The report correctly identified employers as major stakeholders in and major beneficiaries from higher education. Our highly educated workforce is a major structural advantage for Irish businesses and enterprise, and it is logical that they would contribute towards its funding. I welcome the public consultation process currently under way in the Department of Education and Skills on a proposal for an increase in the levy from 0.7% to 1% and strongly support such an increase.
I note that the consultation process is specifically framed with the intention of responding to the Cassells report and the challenges facing the higher education sector which include funding issues such as the poor spend compared with other OECD states and the lower spend in comparison with primary and secondary education, but also the STEM skills gap and the growing demographic of students expected to attend higher education, with a 27% increase expected by 2028.
It is welcome that the Department is aware of and preparing for these issues. However, since the Government recognises that the national training levy will be a key part of our response to the third level funding crisis, it is crucial for us to understand the administration of the revenue generated by the levy since its introduction in 2000. How much has been allocated for expenditure? Where has the money been spent? What money has not been spent and why? How are such decisions made? What does the Government plan to do with the increased revenue? It is important for us to properly examine the record of the levy and the national training fund. We need to ensure the fund is fit for purpose and is being managed well for the benefit of citizens.
I have a number of questions for the Minister of State. How will the additional income generated by an increased levy be distributed? None of us wants Irish businesses to play a direct role in higher education policy and decision making, and demanding that their skills gaps be prioritised above other important factors. Given that we need the arts and other such subjects to be supported just as much as STEM projects, how will this be managed?
Will the Minister of State consider investing the increased revenue in capital infrastructure in higher education institutions, as universities are not ready to respond to changing demographics or opportunities that may arise as a result of Brexit? Will the Minister of State give a commitment that this funding will come as an additional resource for the higher education sector and is not used as a replacement for the loss of any existing revenue streams?
I note that section 2.4 of the legislation provides that the Minister shall manage and control the investment account of the fund.Can the Minister comment on what investment return the fund has achieved in the last five years? What is the investment strategy? Finally, can the Minister explain why there are unspent moneys in this fund, given the current condition of the education sector?
I look forward to engaging with the Minister on this issue. I have also provided a more detailed submission under the submission process.
I thank the Senator for raising these important questions and for agreeing to postpone this matter from last week for me.

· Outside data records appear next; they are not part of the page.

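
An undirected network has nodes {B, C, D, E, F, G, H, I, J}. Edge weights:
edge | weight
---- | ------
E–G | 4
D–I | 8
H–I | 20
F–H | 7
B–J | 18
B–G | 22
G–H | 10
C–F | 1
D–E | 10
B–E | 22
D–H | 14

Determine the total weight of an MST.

Grow the tree from B using Prim:
Step 1: cheapest edge leaving the tree is B–J (18); add J.
Step 2: cheapest edge leaving the tree is B–E (22); add E.
Step 3: cheapest edge leaving the tree is E–G (4); add G.
Step 4: cheapest edge leaving the tree is D–E (10); add D.
Step 5: cheapest edge leaving the tree is D–I (8); add I.
Step 6: cheapest edge leaving the tree is G–H (10); add H.
Step 7: cheapest edge leaving the tree is F–H (7); add F.
Step 8: cheapest edge leaving the tree is C–F (1); add C.
MST edges: B–J, B–E, E–G, D–E, D–I, G–H, F–H, C–F; total weight 18+22+4+10+8+10+7+1 = 80.

80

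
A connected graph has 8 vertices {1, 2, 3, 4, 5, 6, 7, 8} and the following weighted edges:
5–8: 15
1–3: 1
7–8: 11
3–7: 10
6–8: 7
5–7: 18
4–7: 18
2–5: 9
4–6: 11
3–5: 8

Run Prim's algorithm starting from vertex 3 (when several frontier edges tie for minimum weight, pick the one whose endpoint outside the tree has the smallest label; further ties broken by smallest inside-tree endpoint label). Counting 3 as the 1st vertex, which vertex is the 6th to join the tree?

8

Prim, starting at 3.
Step 1: frontier [1–3 1, 3–5 8, 3–7 10] → take 1–3 (1); add 1.
Step 2: frontier [3–5 8, 3–7 10] → take 3–5 (8); add 5.
Step 3: frontier [3–7 10, 2–5 9, 5–8 15, 5–7 18] → take 2–5 (9); add 2.
Step 4: frontier [3–7 10, 5–8 15, 5–7 18] → take 3–7 (10); add 7.
Step 5: frontier [5–8 15, 7–8 11, 4–7 18] → take 7–8 (11); add 8.
Step 6: frontier [4–7 18, 6–8 7] → take 6–8 (7); add 6.
Step 7: frontier [4–6 11, 4–7 18] → take 4–6 (11); add 4.
Vertex order: 3, 1, 5, 2, 7, 8, 6, 4. The 6th vertex is 8.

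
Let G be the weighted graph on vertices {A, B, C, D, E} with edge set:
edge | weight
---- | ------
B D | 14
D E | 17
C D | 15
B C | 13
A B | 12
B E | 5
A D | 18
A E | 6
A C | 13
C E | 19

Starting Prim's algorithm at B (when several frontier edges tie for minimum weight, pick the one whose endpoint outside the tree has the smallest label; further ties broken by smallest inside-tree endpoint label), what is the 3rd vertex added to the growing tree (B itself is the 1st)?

Grow the tree from B using Prim:
Step 1: cheapest edge leaving the tree is B E (5); add E.
Step 2: cheapest edge leaving the tree is A E (6); add A.
Step 3: cheapest edge leaving the tree is A C (13); add C.
Step 4: cheapest edge leaving the tree is B D (14); add D.
Vertex order: B, E, A, C, D. The 3rd vertex is A.

A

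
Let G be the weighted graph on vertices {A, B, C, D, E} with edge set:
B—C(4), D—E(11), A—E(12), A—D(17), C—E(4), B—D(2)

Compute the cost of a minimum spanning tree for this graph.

Prim's algorithm from A:
Step 1: frontier [A—E 12, A—D 17] → take A—E (12); add E.
Step 2: frontier [A—D 17, C—E 4, D—E 11] → take C—E (4); add C.
Step 3: frontier [A—D 17, B—C 4, D—E 11] → take B—C (4); add B.
Step 4: frontier [A—D 17, B—D 2, D—E 11] → take B—D (2); add D.
MST edges: A—E, C—E, B—C, B—D; total weight 12+4+4+2 = 22.

22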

The National Training Fund, NTF, is resourced by a levy on employers of 0.7% of reckonable earnings in respect of employees in classes A and H employments, which represents approximately 75% of all insured employees. The levy is collected through the pay as you earn, PAYE, and pay related social insurance, PRSI, system and funds are transferred monthly to my Department. Funding from the NTF is allocated by me, with the consent of the Minister for Public Expenditure and Reform, in accordance with the provisions of the National Training Fund Act 2000. While the NTF does not form part of the Vote of my Department, the allocation for each scheme is determined as part of the annual Estimates process. The NTF is included as an annex to the published Estimates of the Department and such funding has been included in the overall expenditure ceiling for my Department since 2011.

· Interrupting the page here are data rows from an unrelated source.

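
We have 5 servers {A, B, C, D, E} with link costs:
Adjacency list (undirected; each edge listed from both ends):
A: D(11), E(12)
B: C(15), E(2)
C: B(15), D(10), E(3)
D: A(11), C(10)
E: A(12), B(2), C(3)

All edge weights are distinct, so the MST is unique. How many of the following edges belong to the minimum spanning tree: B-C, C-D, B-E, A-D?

Kruskal's algorithm — process edges by increasing weight (ties by edge label):
B-E (2): add. Components now {A} {B,E} {C} {D}
C-E (3): add. Components now {A} {B,C,E} {D}
C-D (10): add. Components now {A} {B,C,D,E}
A-D (11): add. Components now {A,B,C,D,E}
MST edge set: {B-E, C-E, C-D, A-D}.
Of the listed edges, {C-D, B-E, A-D} are in the MST → 3.

3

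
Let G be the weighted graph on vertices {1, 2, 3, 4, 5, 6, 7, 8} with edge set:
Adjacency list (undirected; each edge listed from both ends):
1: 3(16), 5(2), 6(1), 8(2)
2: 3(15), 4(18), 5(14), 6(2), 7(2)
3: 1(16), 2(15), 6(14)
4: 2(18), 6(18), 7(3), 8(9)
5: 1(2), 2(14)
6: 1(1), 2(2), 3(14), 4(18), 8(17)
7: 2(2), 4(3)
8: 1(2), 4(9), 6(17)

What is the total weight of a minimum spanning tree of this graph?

26

Prim, starting at 7.
Step 1: frontier [2-7 2, 4-7 3] → take 2-7 (2); add 2.
Step 2: frontier [2-6 2, 2-5 14, 2-3 15, 2-4 18, 4-7 3] → take 2-6 (2); add 6.
Step 3: frontier [2-5 14, 2-3 15, 2-4 18, 1-6 1, 3-6 14, 6-8 17, 4-6 18, 4-7 3] → take 1-6 (1); add 1.
Step 4: frontier [1-5 2, 1-8 2, 1-3 16, 2-5 14, 2-3 15, 2-4 18, 3-6 14, 6-8 17, 4-6 18, 4-7 3] → take 1-5 (2); add 5.
Step 5: frontier [1-8 2, 1-3 16, 2-3 15, 2-4 18, 3-6 14, 6-8 17, 4-6 18, 4-7 3] → take 1-8 (2); add 8.
Step 6: frontier [1-3 16, 2-3 15, 2-4 18, 3-6 14, 4-6 18, 4-7 3, 4-8 9] → take 4-7 (3); add 4.
Step 7: frontier [1-3 16, 2-3 15, 3-6 14] → take 3-6 (14); add 3.
MST edges: 2-7, 2-6, 1-6, 1-5, 1-8, 4-7, 3-6; total weight 2+2+1+2+2+3+14 = 26.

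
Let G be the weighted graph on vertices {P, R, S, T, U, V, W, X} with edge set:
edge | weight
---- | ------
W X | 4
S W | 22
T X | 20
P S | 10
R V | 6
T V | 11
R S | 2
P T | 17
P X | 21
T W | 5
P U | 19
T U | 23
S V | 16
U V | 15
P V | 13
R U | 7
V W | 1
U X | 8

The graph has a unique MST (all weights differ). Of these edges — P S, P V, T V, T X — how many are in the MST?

Kruskal: consider edges lightest-first.
V W (1): add — endpoints in different components.
R S (2): add — endpoints in different components.
W X (4): add — endpoints in different components.
T W (5): add — endpoints in different components.
R V (6): add — endpoints in different components.
R U (7): add — endpoints in different components.
U X (8): skip — U and X already connected.
P S (10): add — endpoints in different components.
MST edge set: {V W, R S, W X, T W, R V, R U, P S}.
Of the listed edges, {P S} are in the MST → 1.

1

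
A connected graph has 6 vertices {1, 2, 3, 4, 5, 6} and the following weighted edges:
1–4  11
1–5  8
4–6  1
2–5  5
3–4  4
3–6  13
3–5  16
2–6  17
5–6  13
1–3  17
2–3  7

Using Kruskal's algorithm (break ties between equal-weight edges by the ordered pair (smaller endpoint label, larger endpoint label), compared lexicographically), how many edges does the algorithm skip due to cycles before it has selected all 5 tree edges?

0

Kruskal: consider edges lightest-first.
4–6 (1): add — endpoints in different components.
3–4 (4): add — endpoints in different components.
2–5 (5): add — endpoints in different components.
2–3 (7): add — endpoints in different components.
1–5 (8): add — endpoints in different components.
Edges rejected before the tree was complete: 0.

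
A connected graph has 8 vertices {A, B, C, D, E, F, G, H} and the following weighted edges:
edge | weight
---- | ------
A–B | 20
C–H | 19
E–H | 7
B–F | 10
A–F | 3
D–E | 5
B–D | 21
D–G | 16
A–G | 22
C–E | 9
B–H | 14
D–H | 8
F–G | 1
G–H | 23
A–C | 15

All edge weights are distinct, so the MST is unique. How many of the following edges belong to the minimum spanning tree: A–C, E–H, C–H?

1

Kruskal's algorithm — process edges by increasing weight (ties by edge label):
F–G (1): add — endpoints in different components.
A–F (3): add — endpoints in different components.
D–E (5): add — endpoints in different components.
E–H (7): add — endpoints in different components.
D–H (8): skip — D and H already connected.
C–E (9): add — endpoints in different components.
B–F (10): add — endpoints in different components.
B–H (14): add — endpoints in different components.
MST edge set: {F–G, A–F, D–E, E–H, C–E, B–F, B–H}.
Of the listed edges, {E–H} are in the MST → 1.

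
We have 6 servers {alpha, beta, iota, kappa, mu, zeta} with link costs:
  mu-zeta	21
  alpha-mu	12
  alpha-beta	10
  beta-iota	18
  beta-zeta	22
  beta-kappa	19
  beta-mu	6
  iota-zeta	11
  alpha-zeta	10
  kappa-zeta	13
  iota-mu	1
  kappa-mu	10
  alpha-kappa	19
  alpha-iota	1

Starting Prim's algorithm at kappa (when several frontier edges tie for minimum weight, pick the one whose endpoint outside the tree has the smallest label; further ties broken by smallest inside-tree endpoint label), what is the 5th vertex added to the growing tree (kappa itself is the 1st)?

Grow the tree from kappa using Prim:
Step 1: cheapest edge leaving the tree is kappa-mu (10); add mu.
Step 2: cheapest edge leaving the tree is iota-mu (1); add iota.
Step 3: cheapest edge leaving the tree is alpha-iota (1); add alpha.
Step 4: cheapest edge leaving the tree is beta-mu (6); add beta.
Step 5: cheapest edge leaving the tree is alpha-zeta (10); add zeta.
Vertex order: kappa, mu, iota, alpha, beta, zeta. The 5th vertex is beta.

beta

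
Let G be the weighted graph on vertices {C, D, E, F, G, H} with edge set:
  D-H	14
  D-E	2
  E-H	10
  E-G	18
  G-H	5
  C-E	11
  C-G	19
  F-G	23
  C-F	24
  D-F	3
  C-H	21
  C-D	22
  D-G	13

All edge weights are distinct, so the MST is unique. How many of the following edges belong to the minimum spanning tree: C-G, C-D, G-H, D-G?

1

Kruskal's algorithm — process edges by increasing weight (ties by edge label):
D-E (2): add — endpoints in different components.
D-F (3): add — endpoints in different components.
G-H (5): add — endpoints in different components.
E-H (10): add — endpoints in different components.
C-E (11): add — endpoints in different components.
MST edge set: {D-E, D-F, G-H, E-H, C-E}.
Of the listed edges, {G-H} are in the MST → 1.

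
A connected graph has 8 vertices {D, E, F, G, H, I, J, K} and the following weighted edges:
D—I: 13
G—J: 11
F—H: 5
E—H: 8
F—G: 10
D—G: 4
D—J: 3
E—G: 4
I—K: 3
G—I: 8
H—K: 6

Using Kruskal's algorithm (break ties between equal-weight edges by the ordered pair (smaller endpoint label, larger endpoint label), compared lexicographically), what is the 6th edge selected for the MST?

H-K

Sort edges by weight, then run Kruskal:
D—J (3): add — endpoints in different components.
I—K (3): add — endpoints in different components.
D—G (4): add — endpoints in different components.
E—G (4): add — endpoints in different components.
F—H (5): add — endpoints in different components.
H—K (6): add — endpoints in different components.
E—H (8): add — endpoints in different components.
The 6th edge added is H—K.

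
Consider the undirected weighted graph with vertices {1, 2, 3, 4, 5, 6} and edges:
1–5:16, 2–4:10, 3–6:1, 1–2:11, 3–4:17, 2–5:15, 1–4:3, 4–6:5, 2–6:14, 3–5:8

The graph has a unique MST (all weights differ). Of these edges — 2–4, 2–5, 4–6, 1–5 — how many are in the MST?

2

Kruskal's algorithm — process edges by increasing weight (ties by edge label):
3–6 (1): add — endpoints in different components.
1–4 (3): add — endpoints in different components.
4–6 (5): add — endpoints in different components.
3–5 (8): add — endpoints in different components.
2–4 (10): add — endpoints in different components.
MST edge set: {3–6, 1–4, 4–6, 3–5, 2–4}.
Of the listed edges, {2–4, 4–6} are in the MST → 2.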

Prior to 2012 income from the NTF levy had fallen from a high of €413 million in 2008 to €299 million. However, since 2012, receipts from the NTF levy have increased annually, due to improved employment levels. The NTF levy generated €299 million in 2012, €317 million in 2013, €338 million in 2014, €364 million in 2015 and €390 million in 2016. It should be noted that the operation of the EU fiscal rules and the inclusion of the NTF in the Department of Education and Skills overall annual expenditure ceiling mean that, in the absence of an increased rate of contribution, additional expenditure cannot be sourced from the NTF without a corresponding drop in Exchequer expenditure.

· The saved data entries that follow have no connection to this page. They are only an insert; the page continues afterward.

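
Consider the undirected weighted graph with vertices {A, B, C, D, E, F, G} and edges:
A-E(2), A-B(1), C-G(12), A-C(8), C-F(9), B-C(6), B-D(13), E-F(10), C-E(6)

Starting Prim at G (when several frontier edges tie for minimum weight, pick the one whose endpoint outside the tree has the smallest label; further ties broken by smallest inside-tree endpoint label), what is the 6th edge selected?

B-D

Prim's algorithm from G:
Step 1: cheapest edge leaving the tree is C-G (12); add C.
Step 2: cheapest edge leaving the tree is B-C (6); add B.
Step 3: cheapest edge leaving the tree is A-B (1); add A.
Step 4: cheapest edge leaving the tree is A-E (2); add E.
Step 5: cheapest edge leaving the tree is C-F (9); add F.
Step 6: cheapest edge leaving the tree is B-D (13); add D.
The 6th edge added is B-D.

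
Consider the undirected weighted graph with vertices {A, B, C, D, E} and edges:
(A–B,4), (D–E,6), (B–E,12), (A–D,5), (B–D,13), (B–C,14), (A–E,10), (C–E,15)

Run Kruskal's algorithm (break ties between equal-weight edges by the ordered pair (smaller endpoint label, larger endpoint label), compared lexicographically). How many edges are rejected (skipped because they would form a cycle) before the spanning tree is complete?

Kruskal's algorithm — process edges by increasing weight (ties by edge label):
A–B (4): add. Components now {A,B} {C} {D} {E}
A–D (5): add. Components now {A,B,D} {C} {E}
D–E (6): add. Components now {A,B,D,E} {C}
A–E (10): skip — A and E already connected.
B–E (12): skip — B and E already connected.
B–D (13): skip — B and D already connected.
B–C (14): add. Components now {A,B,C,D,E}
Edges rejected before the tree was complete: 3.

3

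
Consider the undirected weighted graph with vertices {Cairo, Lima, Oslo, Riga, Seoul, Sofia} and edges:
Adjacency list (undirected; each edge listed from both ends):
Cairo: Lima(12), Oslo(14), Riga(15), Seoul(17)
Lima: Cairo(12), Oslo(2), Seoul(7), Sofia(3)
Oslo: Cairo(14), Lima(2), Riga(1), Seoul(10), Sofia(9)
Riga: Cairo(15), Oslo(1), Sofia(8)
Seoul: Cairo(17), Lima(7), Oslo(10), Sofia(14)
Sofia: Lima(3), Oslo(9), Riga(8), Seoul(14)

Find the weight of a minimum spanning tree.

Grow the tree from Seoul using Prim:
Step 1: frontier [Lima–Seoul 7, Oslo–Seoul 10, Seoul–Sofia 14, Cairo–Seoul 17] → take Lima–Seoul (7); add Lima.
Step 2: frontier [Lima–Oslo 2, Lima–Sofia 3, Cairo–Lima 12, Oslo–Seoul 10, Seoul–Sofia 14, Cairo–Seoul 17] → take Lima–Oslo (2); add Oslo.
Step 3: frontier [Lima–Sofia 3, Cairo–Lima 12, Oslo–Riga 1, Oslo–Sofia 9, Cairo–Oslo 14, Seoul–Sofia 14, Cairo–Seoul 17] → take Oslo–Riga (1); add Riga.
Step 4: frontier [Lima–Sofia 3, Cairo–Lima 12, Oslo–Sofia 9, Cairo–Oslo 14, Riga–Sofia 8, Cairo–Riga 15, Seoul–Sofia 14, Cairo–Seoul 17] → take Lima–Sofia (3); add Sofia.
Step 5: frontier [Cairo–Lima 12, Cairo–Oslo 14, Cairo–Riga 15, Cairo–Seoul 17] → take Cairo–Lima (12); add Cairo.
MST edges: Lima–Seoul, Lima–Oslo, Oslo–Riga, Lima–Sofia, Cairo–Lima; total weight 7+2+1+3+12 = 25.

25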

The accumulated surplus in the fund has been critical in maintaining expenditure levels, particularly in the provision of training for the unemployed, in the years when receipts fell below the expenditure levels required. It is considered prudent to continue to maintain an adequate surplus in the fund to meet demand in future years and it should be noted that, while the current surplus of €232 million represents a very significant sum, it would only cover seven months of NTF expenditure at current levels. The surplus remains available for investment in education and training programmes to meet skills needs.
NTF funding is used to raise the skills of those in employment, to provide training to those who wish to acquire skills for the purposes of taking up employment and to provide information relating to existing or future requirements for skills in the economy. The majority of the funding is expended under the broad headings of training for employment and training in employment. Training for employment provides a range of training programmes for jobseekers, including training for early school leavers and for people with disabilities and targeted skills programmes such as Springboard and ICT skills conversion. Training in employment funding supports the training of employed people, primarily the apprenticeship programme and employer-led and contracted training through the Skillnets model.
There has been a shift recently in the focus of investment with more funding allocated to training those in employment and less allocated to training jobseekers, due to the upturn in our economy and growing numbers of people in employment. In 2017, I am providing funding of €366 million from the NTF. As part of this allocation, I have provided an additional €24 million to training those in employment to meet demand which will arise mainly in the expansion of apprenticeship opportunities. I am also reviewing the allocation of funding to programmes in the further education and training and higher education sectors as between NTF and Exchequer sources in terms both of the appropriate emphasis required on training for employment and training persons in employment and of satisfying the needs of enterprise to meet strategic skills requirements.
I hope I have answered the Senator's questions. There is a consultation process and she is more than welcome to contribute to that. I would appreciate her contribution. If I have omitted to mention anything, I will get that information from the Department. I will also be delighted to provide the Senator with any further information she requires.
I have one or two more questions which I will send directly to the Department because the Minister will not have access to the information here. I wish to clarify whether I understood the Minister of State correctly. He said that additional funds cannot be allocated unless there is a reduction in the Exchequer fund. Will the increase be a replacement and not additional?
From what I can gather, it balances with the Exchequer all the time. Whenever funding is spent on something, if one overspends or underspends one is required to deal with the Exchequer. I will find out what the position is. I have contacted the Department of Finance to ask for a detailed analysis as to why that is the case and I will forward that to the Senator.
I have another question. Obviously, much of the additional spend in previous years has gone to filling skills gaps at jobseeker level and third level funding has not received a great deal from the national training levy. Will the percentage increase be directly for third level? If so, and this ties in with the Cassells report, is it expected that the Department would not decide where that money is spent and that it would go to the core fund of the Higher Education Authority, HEA, which would be aware of where the gaps are in third level?
How best to allocate the money, be it to higher education and so forth, will be part of the consultation process. I know the Senator has a great interest in this so I would value her contribution to the consultation process in respect of how she believes it should be spent. After the consultation process this will come back to the Houses for discussion. I urge the Senator to let the consultation proceed. I probably have almost the same view as the Senator as to how the funding should be spent. It is a balance of skills, apprenticeships, higher education and so forth. I ask the Senator to wait for the consultation process to conclude, after which I will refer back to her.